Oklahoma State’s Flight Center was forced to cap its enrollment at 75 students after an enrollment class of 108 put the program well over its capacity.
This created an array of scheduling problems due to the lack of planes and insufficient facilities. The program currently has 300 students enrolled, double the number the program was at previously.
Aviation junior Alec Martinez reflected on the program's growth.
“Last year was relatively disorganized, and often instructors were overbooked because of how many people joined the program,” Martinez said. “The cap has improved the scheduling and made everything a lot easier for both students and instructors.”
Part of the program's expansion is the addition of five new Cirrus SR20s aircrafts.
Flight center program manager Lance Fortney said they will also provide a new layer of safety, unique to the Cirrus planes, along with creating more flight opportunities for students.
“It has what is called a parachute system. It's the Cirrus Aircraft Parachute System or CAPS,” Fortney said. “If the engine were to stop mid-flight and you couldn’t get it started, you would pull a handle and a big 'ol parachute pops out and the aircraft comes down. Now it’s not going to be a nice, soft landing but you’re going to walk away from it.”
Along with the addition of new aircraft, the flight center will be moving to a new facility that is set to finish construction in the summer of 2021. This construction was recently approved by the Oklahoma Board of Regents and includes funding from both the university and the federal government.
According to flight center coordinator and an aviation professor Matt Vance, the rise in program popularity is largely due to two things: the lower cost of Oklahoma State’s aviation program in comparison to nearby programs and the mixture of a university and airport experience.
Another factor in the increasing enrollment is the demand from the airline industry. Airlines are currently losing more pilots than they are hiring due to the mandatory retirement age for the industry being 65. The people reaching this cut off currently are mostly Vietnam War veterans, which makes up a large population of pilots in the industry.
“There was a pilot for a major airline here the other day with his son and he said they’re losing about 1,000 pilots a year,” Fortney said. “The point is, they’re losing pilots faster than we can produce them. When I say we, I don’t just mean OSU, I mean all pilot programs across the country.”
This increase in demand for the piloting industry means the job market is promising for college graduates looking to enter the workforce immediately after graduating. The OSU Flight Center offers a cadet program centered around employing graduates of the program. Graduates sign contracts with airline companies like Envoy or PSA where they work as instructors for the university until they get the required 1,000 hours of flight time to become a commercial pilot.
“The concept is you get all your licenses, ratings and education with OSU but you’re in the ‘need a job for experience, need experience for a job conundrum,” Fortney said. “Well, you stay here and fly with us as an instructor until you build experience and then you go on to the regional airline. There are these cadet programs where the airline says, ‘we want you, as a matter of fact we are going to hire you now and wait until you get your experience.’”

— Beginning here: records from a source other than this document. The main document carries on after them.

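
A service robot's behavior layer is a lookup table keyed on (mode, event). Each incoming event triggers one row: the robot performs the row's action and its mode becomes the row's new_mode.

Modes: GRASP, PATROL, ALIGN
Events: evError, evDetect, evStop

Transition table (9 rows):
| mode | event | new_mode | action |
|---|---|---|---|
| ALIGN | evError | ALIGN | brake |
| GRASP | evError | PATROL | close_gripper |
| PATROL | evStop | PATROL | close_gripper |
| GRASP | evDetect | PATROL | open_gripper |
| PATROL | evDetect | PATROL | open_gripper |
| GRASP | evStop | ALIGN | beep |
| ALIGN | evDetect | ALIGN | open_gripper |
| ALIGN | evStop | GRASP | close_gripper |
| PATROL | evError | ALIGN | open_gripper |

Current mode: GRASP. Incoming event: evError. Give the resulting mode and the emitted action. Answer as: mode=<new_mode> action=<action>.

mode=PATROL action=close_gripper

current mode = GRASP; filter table to that mode:
  (GRASP, evError) → (PATROL, close_gripper)  ← event matches
  (GRASP, evDetect) → (PATROL, open_gripper)
  (GRASP, evStop) → (ALIGN, beep)
event = evError selects (PATROL, close_gripper)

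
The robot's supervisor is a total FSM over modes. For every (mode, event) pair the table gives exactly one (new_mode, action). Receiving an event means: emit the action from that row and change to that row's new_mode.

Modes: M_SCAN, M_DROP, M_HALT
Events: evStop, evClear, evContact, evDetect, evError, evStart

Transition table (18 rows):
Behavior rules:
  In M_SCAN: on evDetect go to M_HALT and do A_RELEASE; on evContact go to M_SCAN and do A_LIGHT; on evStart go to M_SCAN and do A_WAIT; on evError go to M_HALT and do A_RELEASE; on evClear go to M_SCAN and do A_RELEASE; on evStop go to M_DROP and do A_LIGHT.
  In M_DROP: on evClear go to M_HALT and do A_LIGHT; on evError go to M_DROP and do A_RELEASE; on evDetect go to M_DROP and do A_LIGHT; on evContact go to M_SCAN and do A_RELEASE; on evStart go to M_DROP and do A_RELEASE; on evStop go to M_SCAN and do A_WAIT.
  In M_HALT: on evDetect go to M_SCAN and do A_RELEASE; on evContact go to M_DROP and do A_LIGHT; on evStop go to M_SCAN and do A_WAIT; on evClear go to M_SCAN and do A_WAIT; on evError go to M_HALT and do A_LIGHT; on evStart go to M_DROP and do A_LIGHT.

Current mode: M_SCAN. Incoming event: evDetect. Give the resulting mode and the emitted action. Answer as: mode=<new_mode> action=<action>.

current mode = M_SCAN; filter table to that mode:
  (M_SCAN, evDetect) → (M_HALT, A_RELEASE)  ← event matches
  (M_SCAN, evContact) → (M_SCAN, A_LIGHT)
  (M_SCAN, evStart) → (M_SCAN, A_WAIT)
  (M_SCAN, evError) → (M_HALT, A_RELEASE)
  (M_SCAN, evClear) → (M_SCAN, A_RELEASE)
  (M_SCAN, evStop) → (M_DROP, A_LIGHT)
event = evDetect selects (M_HALT, A_RELEASE)

mode=M_HALT action=A_RELEASE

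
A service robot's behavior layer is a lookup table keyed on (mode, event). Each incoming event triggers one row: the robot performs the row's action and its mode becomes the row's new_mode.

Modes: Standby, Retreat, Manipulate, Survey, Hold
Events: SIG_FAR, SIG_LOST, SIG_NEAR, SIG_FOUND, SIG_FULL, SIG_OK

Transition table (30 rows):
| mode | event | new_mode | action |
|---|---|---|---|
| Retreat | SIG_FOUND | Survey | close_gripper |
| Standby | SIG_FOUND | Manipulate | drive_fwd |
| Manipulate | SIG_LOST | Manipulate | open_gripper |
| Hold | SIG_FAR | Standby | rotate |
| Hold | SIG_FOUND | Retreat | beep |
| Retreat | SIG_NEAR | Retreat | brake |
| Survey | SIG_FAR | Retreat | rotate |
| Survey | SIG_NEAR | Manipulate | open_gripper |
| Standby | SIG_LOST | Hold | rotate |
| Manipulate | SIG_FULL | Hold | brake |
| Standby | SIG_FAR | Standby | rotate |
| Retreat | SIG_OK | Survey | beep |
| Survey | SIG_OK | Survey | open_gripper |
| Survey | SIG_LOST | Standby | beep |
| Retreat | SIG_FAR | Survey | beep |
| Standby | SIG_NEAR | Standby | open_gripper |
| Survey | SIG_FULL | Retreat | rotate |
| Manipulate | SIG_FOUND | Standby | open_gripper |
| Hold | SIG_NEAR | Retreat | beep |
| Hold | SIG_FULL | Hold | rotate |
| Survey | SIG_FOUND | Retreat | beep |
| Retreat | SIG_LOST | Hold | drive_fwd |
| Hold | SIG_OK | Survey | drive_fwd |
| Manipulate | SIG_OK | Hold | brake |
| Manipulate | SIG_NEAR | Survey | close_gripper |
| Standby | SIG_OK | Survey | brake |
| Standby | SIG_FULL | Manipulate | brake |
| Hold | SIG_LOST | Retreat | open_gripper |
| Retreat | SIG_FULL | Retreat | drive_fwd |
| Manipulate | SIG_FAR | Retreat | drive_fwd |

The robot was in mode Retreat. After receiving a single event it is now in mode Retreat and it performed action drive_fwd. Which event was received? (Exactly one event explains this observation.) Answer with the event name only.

try SIG_FAR: (Retreat, SIG_FAR) → (Survey, beep)
try SIG_LOST: (Retreat, SIG_LOST) → (Hold, drive_fwd)
try SIG_NEAR: (Retreat, SIG_NEAR) → (Retreat, brake)
try SIG_FOUND: (Retreat, SIG_FOUND) → (Survey, close_gripper)
try SIG_FULL: (Retreat, SIG_FULL) → (Retreat, drive_fwd)  ← matches
try SIG_OK: (Retreat, SIG_OK) → (Survey, beep)

SIG_FULL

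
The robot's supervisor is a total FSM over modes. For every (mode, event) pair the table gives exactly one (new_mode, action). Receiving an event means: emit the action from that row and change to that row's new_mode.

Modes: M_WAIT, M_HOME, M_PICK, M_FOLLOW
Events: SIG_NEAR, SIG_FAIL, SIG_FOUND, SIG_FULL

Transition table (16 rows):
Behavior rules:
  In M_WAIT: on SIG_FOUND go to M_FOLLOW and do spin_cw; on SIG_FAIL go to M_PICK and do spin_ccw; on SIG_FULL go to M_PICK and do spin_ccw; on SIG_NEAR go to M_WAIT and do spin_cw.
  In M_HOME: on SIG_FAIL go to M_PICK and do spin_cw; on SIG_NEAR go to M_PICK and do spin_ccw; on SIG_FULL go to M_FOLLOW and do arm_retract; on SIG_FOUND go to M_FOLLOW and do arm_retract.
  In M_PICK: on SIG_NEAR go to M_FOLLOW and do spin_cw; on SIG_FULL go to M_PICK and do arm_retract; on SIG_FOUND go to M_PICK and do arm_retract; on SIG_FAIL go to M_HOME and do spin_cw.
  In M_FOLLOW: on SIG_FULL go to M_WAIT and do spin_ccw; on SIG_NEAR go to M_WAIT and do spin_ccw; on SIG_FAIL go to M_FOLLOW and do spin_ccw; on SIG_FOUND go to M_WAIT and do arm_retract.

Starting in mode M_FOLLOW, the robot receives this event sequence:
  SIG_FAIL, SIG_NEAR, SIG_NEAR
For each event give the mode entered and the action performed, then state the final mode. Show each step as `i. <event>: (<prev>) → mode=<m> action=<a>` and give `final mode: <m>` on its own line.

1. SIG_FAIL: (M_FOLLOW) → mode=M_FOLLOW action=spin_ccw
2. SIG_NEAR: (M_FOLLOW) → mode=M_WAIT action=spin_ccw
3. SIG_NEAR: (M_WAIT) → mode=M_WAIT action=spin_cw

final mode: M_WAIT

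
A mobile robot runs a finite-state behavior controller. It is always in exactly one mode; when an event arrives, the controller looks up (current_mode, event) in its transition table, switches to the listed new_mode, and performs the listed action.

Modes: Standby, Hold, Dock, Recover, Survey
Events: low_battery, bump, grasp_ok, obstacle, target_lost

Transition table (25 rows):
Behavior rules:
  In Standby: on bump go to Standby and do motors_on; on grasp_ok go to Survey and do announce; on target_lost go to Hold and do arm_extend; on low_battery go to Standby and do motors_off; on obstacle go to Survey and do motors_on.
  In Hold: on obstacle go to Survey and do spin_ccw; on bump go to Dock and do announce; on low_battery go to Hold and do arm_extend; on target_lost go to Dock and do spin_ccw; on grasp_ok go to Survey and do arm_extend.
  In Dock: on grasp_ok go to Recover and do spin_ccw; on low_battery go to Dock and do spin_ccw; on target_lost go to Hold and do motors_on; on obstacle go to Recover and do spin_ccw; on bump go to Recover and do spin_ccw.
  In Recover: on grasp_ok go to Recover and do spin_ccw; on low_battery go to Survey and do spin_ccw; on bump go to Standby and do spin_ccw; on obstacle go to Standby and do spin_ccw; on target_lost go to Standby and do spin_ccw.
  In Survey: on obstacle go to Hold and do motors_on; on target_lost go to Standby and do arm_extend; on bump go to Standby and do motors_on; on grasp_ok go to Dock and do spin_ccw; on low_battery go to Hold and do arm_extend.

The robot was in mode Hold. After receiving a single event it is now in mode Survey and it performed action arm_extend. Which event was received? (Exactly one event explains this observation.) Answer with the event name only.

grasp_ok

try low_battery: (Hold, low_battery) → (Hold, arm_extend)
try bump: (Hold, bump) → (Dock, announce)
try grasp_ok: (Hold, grasp_ok) → (Survey, arm_extend)  ← matches
try obstacle: (Hold, obstacle) → (Survey, spin_ccw)
try target_lost: (Hold, target_lost) → (Dock, spin_ccw)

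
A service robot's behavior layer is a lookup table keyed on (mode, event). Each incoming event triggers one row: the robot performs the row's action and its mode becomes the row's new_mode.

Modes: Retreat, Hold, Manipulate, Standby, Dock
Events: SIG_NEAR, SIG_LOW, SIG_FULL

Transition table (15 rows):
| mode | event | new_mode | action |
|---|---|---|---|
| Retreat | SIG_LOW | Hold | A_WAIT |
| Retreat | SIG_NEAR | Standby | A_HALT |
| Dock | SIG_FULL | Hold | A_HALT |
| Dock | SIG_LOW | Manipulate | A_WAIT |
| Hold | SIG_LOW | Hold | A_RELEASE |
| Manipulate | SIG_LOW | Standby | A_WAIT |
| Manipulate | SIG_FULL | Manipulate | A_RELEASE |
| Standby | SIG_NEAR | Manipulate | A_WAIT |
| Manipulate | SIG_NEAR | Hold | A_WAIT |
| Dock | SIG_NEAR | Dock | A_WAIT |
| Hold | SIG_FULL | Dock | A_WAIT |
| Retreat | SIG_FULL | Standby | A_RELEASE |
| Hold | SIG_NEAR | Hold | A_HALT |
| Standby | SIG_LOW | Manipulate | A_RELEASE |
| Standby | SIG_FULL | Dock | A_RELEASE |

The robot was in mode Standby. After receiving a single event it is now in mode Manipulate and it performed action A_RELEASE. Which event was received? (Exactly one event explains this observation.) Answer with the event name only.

try SIG_NEAR: (Standby, SIG_NEAR) → (Manipulate, A_WAIT)
try SIG_LOW: (Standby, SIG_LOW) → (Manipulate, A_RELEASE)  ← matches
try SIG_FULL: (Standby, SIG_FULL) → (Dock, A_RELEASE)

SIG_LOW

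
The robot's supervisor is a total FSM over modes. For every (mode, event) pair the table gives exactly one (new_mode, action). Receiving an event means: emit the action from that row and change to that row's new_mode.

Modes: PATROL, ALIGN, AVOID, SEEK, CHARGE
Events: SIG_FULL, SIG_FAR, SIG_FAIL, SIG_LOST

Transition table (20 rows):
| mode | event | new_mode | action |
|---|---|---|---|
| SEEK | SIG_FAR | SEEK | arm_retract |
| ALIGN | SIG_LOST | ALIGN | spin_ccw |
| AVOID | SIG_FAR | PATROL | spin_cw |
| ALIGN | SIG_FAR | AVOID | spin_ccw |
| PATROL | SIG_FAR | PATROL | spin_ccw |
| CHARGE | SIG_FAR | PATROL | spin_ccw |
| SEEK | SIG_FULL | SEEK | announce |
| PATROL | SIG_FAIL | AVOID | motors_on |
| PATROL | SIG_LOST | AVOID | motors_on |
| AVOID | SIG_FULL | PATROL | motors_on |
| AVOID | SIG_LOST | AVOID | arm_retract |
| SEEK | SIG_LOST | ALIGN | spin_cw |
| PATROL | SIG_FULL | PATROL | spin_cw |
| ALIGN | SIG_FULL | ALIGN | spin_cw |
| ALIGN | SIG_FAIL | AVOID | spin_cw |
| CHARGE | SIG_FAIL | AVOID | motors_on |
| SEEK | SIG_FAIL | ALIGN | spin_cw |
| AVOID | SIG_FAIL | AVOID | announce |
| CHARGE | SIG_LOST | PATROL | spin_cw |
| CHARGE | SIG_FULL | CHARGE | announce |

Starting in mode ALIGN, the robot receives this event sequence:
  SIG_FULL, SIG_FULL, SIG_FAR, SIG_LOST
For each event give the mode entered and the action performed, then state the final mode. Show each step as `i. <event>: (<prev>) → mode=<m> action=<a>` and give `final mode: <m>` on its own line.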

Despite the incoming facilities and additional aircrafts, the enrollment limit for the program appears to be staying for some time. Lance Fortney said the program is still trying to catch up to accommodate 300 students and the logistics of expanding the program further are far from being accomplished.
“Once we catch-up, once we’re in the new flight center, once we have some more aircraft and things are going well, then we may consider growing,” Fortney said. “But that’s down the road, there’s enough on our plate. What you’ve got to keep in mind, and it’s not unique aviation but it can be a little bit different: there are so many other logistical things that go on behind the scenes that you may not think of when you think of a traditional math or English class.”
With the addition of five more aircrafts, the program will have 32 planes available to students, putting the student to plane ratio at just over 10:1. Dr. Vance said this ratio makes scheduling much more flexible than it was before.
By limiting the program’s capacity and expanding the facilities and aircraft available, the OSU Flight Center is focusing on creating industry-ready graduates to fill the increasing demands for pilots.
“I think we have determined that 10:1 is manageable,” Vance said. “But 8:1 would give us that buffer, to where the likelihood that the plane would be your impediment goes down dramatically.”